The occupation of Cabaruan did not yield any long-term result. Wary of the unusual number of people in Cabaruan, and the seeming quiet, the Americans stationed in Dagupan frequently sent detachments to observe the place. The Americans were concerned about conflicting reports. There were multiple reports that the streets of Cabaruan were clean and perfectly laid out, and none of the town's people were found to be engaged in work. An observer noted that while the townspeople were supposedly organized as "some new religion", their real objective was "extorting money from the public". In reality, the residents of Cabaruan were engaged in continual raids into the farms and property of neighboring towns. Patrols from Dagupan frequently heard rumors from nearby towns of chronic criminal activity and sordid rites being committed in Cabaruan, although they could do nothing but perform wary surveillance. Any attempt to visit Cabaruan by surprise resulted in the military patrols being greeted by the Cabaruan brass band, yielding no evidence of their activity.

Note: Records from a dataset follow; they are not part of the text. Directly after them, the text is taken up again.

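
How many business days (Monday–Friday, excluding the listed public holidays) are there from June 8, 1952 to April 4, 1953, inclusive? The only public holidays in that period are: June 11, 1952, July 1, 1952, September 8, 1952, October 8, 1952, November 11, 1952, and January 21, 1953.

June 8, 1952 is a Sunday.
From June 8, 1952 to April 4, 1953 is 301 days inclusive.
301 = 7 × 43, so the span is exactly 43 full weeks.
Each full week contributes 5 weekdays (Mon–Fri): 43 × 5 = 215.
Total: 215.
Holidays: June 11, 1952 (Wed); July 1, 1952 (Tue); September 8, 1952 (Mon); October 8, 1952 (Wed); November 11, 1952 (Tue); January 21, 1953 (Wed).
All 6 holidays fall on weekdays, so subtract 6.
Business days: 215 − 6 = 209.

209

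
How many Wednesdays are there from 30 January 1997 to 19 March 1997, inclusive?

7

30 January 1997 is a Thursday.
That's 49 days from start to end, counting both.
49 = 7 × 7, so the span is exactly 7 full weeks.
Each full week contributes one Wednesday: 7 so far.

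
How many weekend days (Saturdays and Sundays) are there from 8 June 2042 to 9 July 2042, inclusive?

8 June 2042 is a Sunday.
From 8 June 2042 to 9 July 2042 is 32 days inclusive.
32 = 7 × 4 + 4, so there are 4 full weeks plus 4 extra days.
Each full week contributes 2 weekend days (Sat, Sun): 4 × 2 = 8.
The 4 extra days are Sun, Mon, Tue, Wed — 1 of them qualifies.
Total: 8 + 1 = 9.

9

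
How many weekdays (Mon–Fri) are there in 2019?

261 weekdays

1 January 2019 is a Tuesday.
From 1 January 2019 to 31 December 2019 is 365 days inclusive.
365 = 7 × 52 + 1, so there are 52 full weeks plus 1 extra day.
Each full week contributes 5 weekdays (Mon–Fri): 52 × 5 = 260.
The 1 extra day is Tue — 1 of them qualifies.
Total: 260 + 1 = 261.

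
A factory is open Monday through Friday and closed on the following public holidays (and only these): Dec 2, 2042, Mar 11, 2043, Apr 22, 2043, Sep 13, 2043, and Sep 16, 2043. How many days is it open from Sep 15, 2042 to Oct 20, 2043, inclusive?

283

Sep 15, 2042 is a Monday.
From Sep 15, 2042 to Oct 20, 2043 is 401 days inclusive.
401 = 7 × 57 + 2, so there are 57 full weeks plus 2 extra days.
Each full week contributes 5 weekdays (Mon–Fri): 57 × 5 = 285.
The 2 extra days are Monday, Tuesday — 2 of them qualify.
Total: 285 + 2 = 287.
Holidays: Dec 2, 2042 (Tue); Mar 11, 2043 (Wed); Apr 22, 2043 (Wed); Sep 13, 2043 (Sun); Sep 16, 2043 (Wed).
4 of the 5 holidays fall on weekdays; the rest are weekends and were already excluded.
Business days: 287 − 4 = 283.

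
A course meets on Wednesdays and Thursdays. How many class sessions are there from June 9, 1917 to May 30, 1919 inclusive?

June 9, 1917 is a Saturday.
That's 721 days from start to end, counting both.
721 = 7 × 103, so the span is exactly 103 full weeks.
Each full week contributes 2 days from the set (Wed, Thu): 103 × 2 = 206.

206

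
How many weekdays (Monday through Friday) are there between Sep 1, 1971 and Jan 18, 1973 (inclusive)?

362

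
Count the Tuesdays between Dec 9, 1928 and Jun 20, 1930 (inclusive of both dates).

80

Dec 9, 1928 is a Sunday.
From Dec 9, 1928 to Jun 20, 1930 is 559 days inclusive.
559 = 7 × 79 + 6, so there are 79 full weeks plus 6 extra days.
Each full week contributes one Tuesday: 79 so far.
The 6 extra days are Sunday, Monday, Tuesday, Wednesday, Thursday, Friday — 1 of them qualifies.
Total: 79 + 1 = 80.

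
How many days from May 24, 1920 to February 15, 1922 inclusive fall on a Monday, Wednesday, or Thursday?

May 24, 1920 is a Monday.
The range spans 633 days (inclusive of both endpoints).
633 = 7 × 90 + 3, so there are 90 full weeks plus 3 extra days.
Each full week contributes 3 days from the set (Mon, Wed, Thu): 90 × 3 = 270.
The 3 extra days are Mon, Tue, Wed — 2 of them qualify.
Total: 270 + 2 = 272.

272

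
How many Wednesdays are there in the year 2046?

52

1 January 2046 is a Monday.
That's 365 days from start to end, counting both.
365 = 7 × 52 + 1, so there are 52 full weeks plus 1 extra day.
Each full week contributes one Wednesday: 52 so far.
The 1 extra day is Mon — none qualify.
Total: 52 + 0 = 52.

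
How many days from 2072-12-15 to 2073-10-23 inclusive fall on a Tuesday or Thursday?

89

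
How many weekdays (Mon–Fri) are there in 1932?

1932-01-01 is a Friday.
That's 366 days from start to end, counting both.
366 = 7 × 52 + 2, so there are 52 full weeks plus 2 extra days.
Each full week contributes 5 weekdays (Mon–Fri): 52 × 5 = 260.
The 2 extra days are Fri, Sat — 1 of them qualifies.
Total: 260 + 1 = 261.

261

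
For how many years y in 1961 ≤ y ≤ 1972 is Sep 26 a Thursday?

2

Day of week of September 26 in each year:
1961: Tue, 1962: Wed, 1963: Thu ✓, 1964: Sat, 1965: Sun, 1966: Mon, 1967: Tue, 1968: Thu ✓, 1969: Fri, 1970: Sat, 1971: Sun, 1972: Tue
Thursdays: 1963, 1968.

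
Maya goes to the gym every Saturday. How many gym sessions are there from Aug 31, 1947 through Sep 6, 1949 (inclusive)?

105

Aug 31, 1947 is a Sunday.
The range spans 738 days (inclusive of both endpoints).
738 = 7 × 105 + 3, so there are 105 full weeks plus 3 extra days.
Each full week contributes one Saturday: 105 so far.
The 3 extra days are Sun, Mon, Tue — none qualify.
Total: 105 + 0 = 105.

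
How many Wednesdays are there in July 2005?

1 July 2005 is a Friday.
From 1 July 2005 to 31 July 2005 is 31 days inclusive.
31 = 7 × 4 + 3, so there are 4 full weeks plus 3 extra days.
Each full week contributes one Wednesday: 4 so far.
The 3 extra days are Friday, Saturday, Sunday — none qualify.
Total: 4 + 0 = 4.

4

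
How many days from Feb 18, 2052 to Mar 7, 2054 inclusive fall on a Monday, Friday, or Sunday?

Feb 18, 2052 is a Sunday.
That's 749 days from start to end, counting both.
749 = 7 × 107, so the span is exactly 107 full weeks.
Each full week contributes 3 days from the set (Mon, Fri, Sun): 107 × 3 = 321.
Total: 321.

321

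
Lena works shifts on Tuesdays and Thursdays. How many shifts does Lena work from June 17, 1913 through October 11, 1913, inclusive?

34

June 17, 1913 is a Tuesday.
The range spans 117 days (inclusive of both endpoints).
117 = 7 × 16 + 5, so there are 16 full weeks plus 5 extra days.
Each full week contributes 2 days from the set (Tue, Thu): 16 × 2 = 32.
The 5 extra days are Tue, Wed, Thu, Fri, Sat — 2 of them qualify.
Total: 32 + 2 = 34.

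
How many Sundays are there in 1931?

1931-01-01 is a Thursday.
From 1931-01-01 to 1931-12-31 is 365 days inclusive.
365 = 7 × 52 + 1, so there are 52 full weeks plus 1 extra day.
Each full week contributes one Sunday: 52 so far.
The 1 extra day is Thu — none qualify.
Total: 52 + 0 = 52.

52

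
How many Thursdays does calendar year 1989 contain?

Jan 1, 1989 is a Sunday.
From Jan 1, 1989 to Dec 31, 1989 is 365 days inclusive.
365 = 7 × 52 + 1, so there are 52 full weeks plus 1 extra day.
Each full week contributes one Thursday: 52 so far.
The 1 extra day is Sun — none qualify.
Total: 52 + 0 = 52.

52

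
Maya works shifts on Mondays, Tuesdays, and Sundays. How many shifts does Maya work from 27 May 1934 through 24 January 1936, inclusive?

27 May 1934 is a Sunday.
From 27 May 1934 to 24 January 1936 is 608 days inclusive.
608 = 7 × 86 + 6, so there are 86 full weeks plus 6 extra days.
Each full week contributes 3 days from the set (Mon, Tue, Sun): 86 × 3 = 258.
The 6 extra days are Sunday, Monday, Tuesday, Wednesday, Thursday, Friday — 3 of them qualify.
Total: 258 + 3 = 261.

261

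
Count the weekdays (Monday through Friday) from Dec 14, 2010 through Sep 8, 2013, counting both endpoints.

714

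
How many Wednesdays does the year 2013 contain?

52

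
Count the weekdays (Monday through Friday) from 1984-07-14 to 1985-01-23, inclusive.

1984-07-14 is a Saturday.
That's 194 days from start to end, counting both.
194 = 7 × 27 + 5, so there are 27 full weeks plus 5 extra days.
Each full week contributes 5 weekdays (Mon–Fri): 27 × 5 = 135.
The 5 extra days are Saturday, Sunday, Monday, Tuesday, Wednesday — 3 of them qualify.
Total: 135 + 3 = 138.

138 weekdays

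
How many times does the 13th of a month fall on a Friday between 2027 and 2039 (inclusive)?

20

Friday-the-13ths by year:
2027: Aug
2028: Oct
2029: Apr, Jul
2030: Sep, Dec
2031: Jun
2032: Feb, Aug
2033: May
2034: Jan, Oct
2035: Apr, Jul
2036: Jun
2037: Feb, Mar, Nov
2038: Aug
2039: May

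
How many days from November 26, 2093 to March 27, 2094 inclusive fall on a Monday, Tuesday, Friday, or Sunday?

69

November 26, 2093 is a Thursday.
From November 26, 2093 to March 27, 2094 is 122 days inclusive.
122 = 7 × 17 + 3, so there are 17 full weeks plus 3 extra days.
Each full week contributes 4 days from the set (Mon, Tue, Fri, Sun): 17 × 4 = 68.
The 3 extra days are Thursday, Friday, Saturday — 1 of them qualifies.
Total: 68 + 1 = 69.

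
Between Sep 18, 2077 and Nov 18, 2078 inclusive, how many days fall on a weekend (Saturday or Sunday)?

122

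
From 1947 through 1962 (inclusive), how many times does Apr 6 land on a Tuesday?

2

Day of week of April 6 in each year:
1947: Sun, 1948: Tue ✓, 1949: Wed, 1950: Thu, 1951: Fri, 1952: Sun, 1953: Mon, 1954: Tue ✓, 1955: Wed, 1956: Fri, 1957: Sat, 1958: Sun, 1959: Mon, 1960: Wed, 1961: Thu, 1962: Fri
Tuesdays: 1948, 1954.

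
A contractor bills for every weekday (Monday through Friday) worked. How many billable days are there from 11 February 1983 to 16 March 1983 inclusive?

11 February 1983 is a Friday.
The range spans 34 days (inclusive of both endpoints).
34 = 7 × 4 + 6, so there are 4 full weeks plus 6 extra days.
Each full week contributes 5 weekdays (Mon–Fri): 4 × 5 = 20.
The 6 extra days are Fri, Sat, Sun, Mon, Tue, Wed — 4 of them qualify.
Total: 20 + 4 = 24.

24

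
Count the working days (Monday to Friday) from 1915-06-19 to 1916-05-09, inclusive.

232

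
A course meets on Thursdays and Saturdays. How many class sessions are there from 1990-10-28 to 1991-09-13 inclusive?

1990-10-28 is a Sunday.
That's 321 days from start to end, counting both.
321 = 7 × 45 + 6, so there are 45 full weeks plus 6 extra days.
Each full week contributes 2 days from the set (Thu, Sat): 45 × 2 = 90.
The 6 extra days are Sun, Mon, Tue, Wed, Thu, Fri — 1 of them qualifies.
Total: 90 + 1 = 91.

91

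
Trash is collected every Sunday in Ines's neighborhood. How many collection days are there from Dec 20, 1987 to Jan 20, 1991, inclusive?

Dec 20, 1987 is a Sunday.
The range spans 1128 days (inclusive of both endpoints).
1128 = 7 × 161 + 1, so there are 161 full weeks plus 1 extra day.
Each full week contributes one Sunday: 161 so far.
The 1 extra day is Sun — 1 of them qualifies.
Total: 161 + 1 = 162.

162 Sundays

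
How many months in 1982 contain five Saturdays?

4

A month has five Saturdays exactly when Saturday falls within its first (length − 28) days.
Jan: 31 days, starts Fri → 5 of Fri, Sat, Sun ✓
Feb: 28 days, starts Mon → 5 of (none)
Mar: 31 days, starts Mon → 5 of Mon, Tue, Wed
Apr: 30 days, starts Thu → 5 of Thu, Fri
May: 31 days, starts Sat → 5 of Sat, Sun, Mon ✓
Jun: 30 days, starts Tue → 5 of Tue, Wed
Jul: 31 days, starts Thu → 5 of Thu, Fri, Sat ✓
Aug: 31 days, starts Sun → 5 of Sun, Mon, Tue
Sep: 30 days, starts Wed → 5 of Wed, Thu
Oct: 31 days, starts Fri → 5 of Fri, Sat, Sun ✓
Nov: 30 days, starts Mon → 5 of Mon, Tue
Dec: 31 days, starts Wed → 5 of Wed, Thu, Fri
Months with five Saturdays: Jan, May, Jul, Oct.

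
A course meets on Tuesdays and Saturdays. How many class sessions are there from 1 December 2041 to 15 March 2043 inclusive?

1 December 2041 is a Sunday.
That's 470 days from start to end, counting both.
470 = 7 × 67 + 1, so there are 67 full weeks plus 1 extra day.
Each full week contributes 2 days from the set (Tue, Sat): 67 × 2 = 134.
The 1 extra day is Sunday — none qualify.
Total: 134 + 0 = 134.

134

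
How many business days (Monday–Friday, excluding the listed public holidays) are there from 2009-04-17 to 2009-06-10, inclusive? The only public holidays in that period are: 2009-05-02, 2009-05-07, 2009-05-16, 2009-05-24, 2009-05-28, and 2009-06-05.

2009-04-17 is a Friday.
The range spans 55 days (inclusive of both endpoints).
55 = 7 × 7 + 6, so there are 7 full weeks plus 6 extra days.
Each full week contributes 5 weekdays (Mon–Fri): 7 × 5 = 35.
The 6 extra days are Fri, Sat, Sun, Mon, Tue, Wed — 4 of them qualify.
Total: 35 + 4 = 39.
Holidays: 2009-05-02 (Sat); 2009-05-07 (Thu); 2009-05-16 (Sat); 2009-05-24 (Sun); 2009-05-28 (Thu); 2009-06-05 (Fri).
3 of the 6 holidays fall on weekdays; the rest are weekends and were already excluded.
Business days: 39 − 3 = 36.

36 business days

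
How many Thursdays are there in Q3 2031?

Jul 1, 2031 is a Tuesday.
The range spans 92 days (inclusive of both endpoints).
92 = 7 × 13 + 1, so there are 13 full weeks plus 1 extra day.
Each full week contributes one Thursday: 13 so far.
The 1 extra day is Tue — none qualify.
Total: 13 + 0 = 13.

13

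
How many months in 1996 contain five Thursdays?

A month has five Thursdays exactly when Thursday falls within its first (length − 28) days.
Jan: 31 days, starts Mon → 5 of Mon, Tue, Wed
Feb: 29 days, starts Thu → 5 of Thu ✓
Mar: 31 days, starts Fri → 5 of Fri, Sat, Sun
Apr: 30 days, starts Mon → 5 of Mon, Tue
May: 31 days, starts Wed → 5 of Wed, Thu, Fri ✓
Jun: 30 days, starts Sat → 5 of Sat, Sun
Jul: 31 days, starts Mon → 5 of Mon, Tue, Wed
Aug: 31 days, starts Thu → 5 of Thu, Fri, Sat ✓
Sep: 30 days, starts Sun → 5 of Sun, Mon
Oct: 31 days, starts Tue → 5 of Tue, Wed, Thu ✓
Nov: 30 days, starts Fri → 5 of Fri, Sat
Dec: 31 days, starts Sun → 5 of Sun, Mon, Tue
Months with five Thursdays: Feb, May, Aug, Oct.

4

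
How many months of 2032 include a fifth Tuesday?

4

A month has five Tuesdays exactly when Tuesday falls within its first (length − 28) days.
Jan: 31 days, starts Thu → 5 of Thu, Fri, Sat
Feb: 29 days, starts Sun → 5 of Sun
Mar: 31 days, starts Mon → 5 of Mon, Tue, Wed ✓
Apr: 30 days, starts Thu → 5 of Thu, Fri
May: 31 days, starts Sat → 5 of Sat, Sun, Mon
Jun: 30 days, starts Tue → 5 of Tue, Wed ✓
Jul: 31 days, starts Thu → 5 of Thu, Fri, Sat
Aug: 31 days, starts Sun → 5 of Sun, Mon, Tue ✓
Sep: 30 days, starts Wed → 5 of Wed, Thu
Oct: 31 days, starts Fri → 5 of Fri, Sat, Sun
Nov: 30 days, starts Mon → 5 of Mon, Tue ✓
Dec: 31 days, starts Wed → 5 of Wed, Thu, Fri
Months with five Tuesdays: Mar, Jun, Aug, Nov.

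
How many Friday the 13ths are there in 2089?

The 13th falls on a Friday when the month's 13th has weekday Fri.
Jan 13 is Thu; Feb 13 is Sun; Mar 13 is Sun; Apr 13 is Wed; May 13 is Fri ✓; Jun 13 is Mon; Jul 13 is Wed; Aug 13 is Sat; Sep 13 is Tue; Oct 13 is Thu; Nov 13 is Sun; Dec 13 is Tue.
Friday the 13ths: May.

1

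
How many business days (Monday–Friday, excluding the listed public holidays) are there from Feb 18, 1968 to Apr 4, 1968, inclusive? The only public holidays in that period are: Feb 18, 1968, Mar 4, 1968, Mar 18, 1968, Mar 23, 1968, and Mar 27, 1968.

Feb 18, 1968 is a Sunday.
From Feb 18, 1968 to Apr 4, 1968 is 47 days inclusive.
47 = 7 × 6 + 5, so there are 6 full weeks plus 5 extra days.
Each full week contributes 5 weekdays (Mon–Fri): 6 × 5 = 30.
The 5 extra days are Sun, Mon, Tue, Wed, Thu — 4 of them qualify.
Total: 30 + 4 = 34.
Holidays: Feb 18, 1968 (Sun); Mar 4, 1968 (Mon); Mar 18, 1968 (Mon); Mar 23, 1968 (Sat); Mar 27, 1968 (Wed).
3 of the 5 holidays fall on weekdays; the rest are weekends and were already excluded.
Business days: 34 − 3 = 31.

31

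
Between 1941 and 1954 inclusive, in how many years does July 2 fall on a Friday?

Day of week of July 2 in each year:
1941: Wed, 1942: Thu, 1943: Fri ✓, 1944: Sun, 1945: Mon, 1946: Tue, 1947: Wed, 1948: Fri ✓, 1949: Sat, 1950: Sun, 1951: Mon, 1952: Wed, 1953: Thu, 1954: Fri ✓
Fridays: 1943, 1948, 1954.

3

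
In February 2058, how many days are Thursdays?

2058-02-01 is a Friday.
The range spans 28 days (inclusive of both endpoints).
28 = 7 × 4, so the span is exactly 4 full weeks.
Each full week contributes one Thursday: 4 so far.
Total: 4.

4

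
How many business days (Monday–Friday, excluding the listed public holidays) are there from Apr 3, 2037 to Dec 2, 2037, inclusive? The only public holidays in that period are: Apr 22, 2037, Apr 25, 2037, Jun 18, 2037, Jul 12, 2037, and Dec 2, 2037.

171 business days

Apr 3, 2037 is a Friday.
That's 244 days from start to end, counting both.
244 = 7 × 34 + 6, so there are 34 full weeks plus 6 extra days.
Each full week contributes 5 weekdays (Mon–Fri): 34 × 5 = 170.
The 6 extra days are Fri, Sat, Sun, Mon, Tue, Wed — 4 of them qualify.
Total: 170 + 4 = 174.
Holidays: Apr 22, 2037 (Wed); Apr 25, 2037 (Sat); Jun 18, 2037 (Thu); Jul 12, 2037 (Sun); Dec 2, 2037 (Wed).
3 of the 5 holidays fall on weekdays; the rest are weekends and were already excluded.
Business days: 174 − 3 = 171.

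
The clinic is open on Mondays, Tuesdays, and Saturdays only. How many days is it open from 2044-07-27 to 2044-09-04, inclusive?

2044-07-27 is a Wednesday.
The range spans 40 days (inclusive of both endpoints).
40 = 7 × 5 + 5, so there are 5 full weeks plus 5 extra days.
Each full week contributes 3 days from the set (Mon, Tue, Sat): 5 × 3 = 15.
The 5 extra days are Wednesday, Thursday, Friday, Saturday, Sunday — 1 of them qualifies.
Total: 15 + 1 = 16.

16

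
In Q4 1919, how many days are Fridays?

1919-10-01 is a Wednesday.
From 1919-10-01 to 1919-12-31 is 92 days inclusive.
92 = 7 × 13 + 1, so there are 13 full weeks plus 1 extra day.
Each full week contributes one Friday: 13 so far.
The 1 extra day is Wed — none qualify.
Total: 13 + 0 = 13.

13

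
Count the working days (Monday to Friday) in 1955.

Jan 1, 1955 is a Saturday.
The range spans 365 days (inclusive of both endpoints).
365 = 7 × 52 + 1, so there are 52 full weeks plus 1 extra day.
Each full week contributes 5 weekdays (Mon–Fri): 52 × 5 = 260.
The 1 extra day is Saturday — none qualify.
Total: 260 + 0 = 260.

260 weekdays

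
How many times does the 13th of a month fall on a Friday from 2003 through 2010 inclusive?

13

Friday-the-13ths by year:
2003: Jun
2004: Feb, Aug
2005: May
2006: Jan, Oct
2007: Apr, Jul
2008: Jun
2009: Feb, Mar, Nov
2010: Aug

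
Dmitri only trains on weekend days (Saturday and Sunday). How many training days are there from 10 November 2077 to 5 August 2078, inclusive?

76

10 November 2077 is a Wednesday.
From 10 November 2077 to 5 August 2078 is 269 days inclusive.
269 = 7 × 38 + 3, so there are 38 full weeks plus 3 extra days.
Each full week contributes 2 weekend days (Sat, Sun): 38 × 2 = 76.
The 3 extra days are Wednesday, Thursday, Friday — none qualify.
Total: 76 + 0 = 76.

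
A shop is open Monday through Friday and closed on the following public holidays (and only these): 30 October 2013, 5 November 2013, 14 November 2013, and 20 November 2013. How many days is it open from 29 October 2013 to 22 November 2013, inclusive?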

Cabaruan was not the only Guardia de Honor stronghold during this time. Similar events could be found in Tayug, where Guardias were led by Hilario Tumbaga, a "Cardinal" of the Guardia de Honor. The Americans, after razing Tayug to the ground in an operation, unwittingly allowed Tumbaga, who was known as a healer and a prophet, to establish a new barrio dominated by Guardias. Ramon Estabillo, another Guardia, founded a new town near San Nicolas named Natividad. Both Tumbaga and Estabillo were eventually arrested in 1901 on grounds of extortion and larceny. In Santa Ana, some Guardias led by a lesser prophet settled there after leaving Cabaruan due to disputes regarding food supply.

The situation in Cabaruan itself was becoming less tenable. By 1901 the influx of peasants from all over the province left Cabaruan with little food to spare. Attacks on the rich landowning class and poorer tenant farmers increased in an effort to mitigate this crisis. The increase in attacks only served to mobilize American forces against the Guardias. On March 3, 1901, in response to the demands of the Pangasinan principalia, American forces moved to suppress the Guardias in Cabaruan and Santa Ana, leading to the arrests of their leaders. They were executed on June 1, 1901. After this event, the Guardia de Honor disintegrated and began the political reorganization of the province.

==Organization==
Although starting out as a confraternity organized by Dominican priests, by the turn of the 20th century the Guardia de Honor was heavily radicalized. Its main leaders were situated in Cabaruan, where adherents were led by a man named Baltazar, who referred to himself as "God Almighty". Under Baltazar were Antonio Valdez, Gregorio Claveria, and Maria de la Cruz, who were "Christ", the "Holy Ghost", and "the Virgin Mary", respectively. The Guardias were also led by twelve lieutenants who were called the "Savior's Apostles". At its peak the Guardia de Honor had members throughout most of Pangasinan, Tarlac, and La Union.

As a cofradia, the Guardia de Honor was organized by Dominican priests whose purpose was to instill devotion to the Virgin Mary. Its members were mainly women, and was led by a hermana mayor who would organize the sisters in shifts to ensure that at least one of them was praying at any given time of the day.